The existing competition between Cargill and AWB is focused mainly in New South Wales (NSW) in grain trading and, to a lesser extent, grain storage and handling. GrainCorp, the largest grain trader and grain storage provider in NSW, and a number of competitors with a smaller presence in NSW (including CBH, Elders, Glencore and Viterra) currently compete with Cargill and AWB.

"The ACCC concluded that the proposed acquisition would be unlikely to enable Cargill post merger to depress prices paid to growers for grain or raise prices of grain to domestic customers due to the presence of the remaining grain traders," Samuel said.

In relation to grain storage and handling, Cargill has a very small existing presence in the market with an interest in three storage and handling sites in NSW. AWB has a more significant presence in the market with an interest in 10 storage and handling sites in NSW. Post merger, Cargill would continue to face competition from GrainCorp which has over 150 storage sites in NSW as well as a small number of other storage providers. The ACCC also noted that there was generally overcapacity of storage in NSW which would be likely to drive competition between storage owners.

The ACCC also investigated whether competition may be substantially lessened given that Cargill and GrainCorp are joint venture partners and owners of Allied Mills, a major flour producer in Australia.

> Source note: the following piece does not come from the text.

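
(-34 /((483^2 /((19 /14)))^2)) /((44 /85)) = -521645 /234675242430552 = -0.00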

The ACCC concluded that attempts by Cargill and/or GrainCorp to deny supply or to raise prices of wheat to competing flour mills would be unlikely to be successful given the remaining options available for sourcing wheat, including from the remaining grain traders and direct from growers. In relation to storage and handling, the ACCC considered it unlikely to be practical or profitable for Cargill and/or GrainCorp to foreclose access to storage by rival flour millers.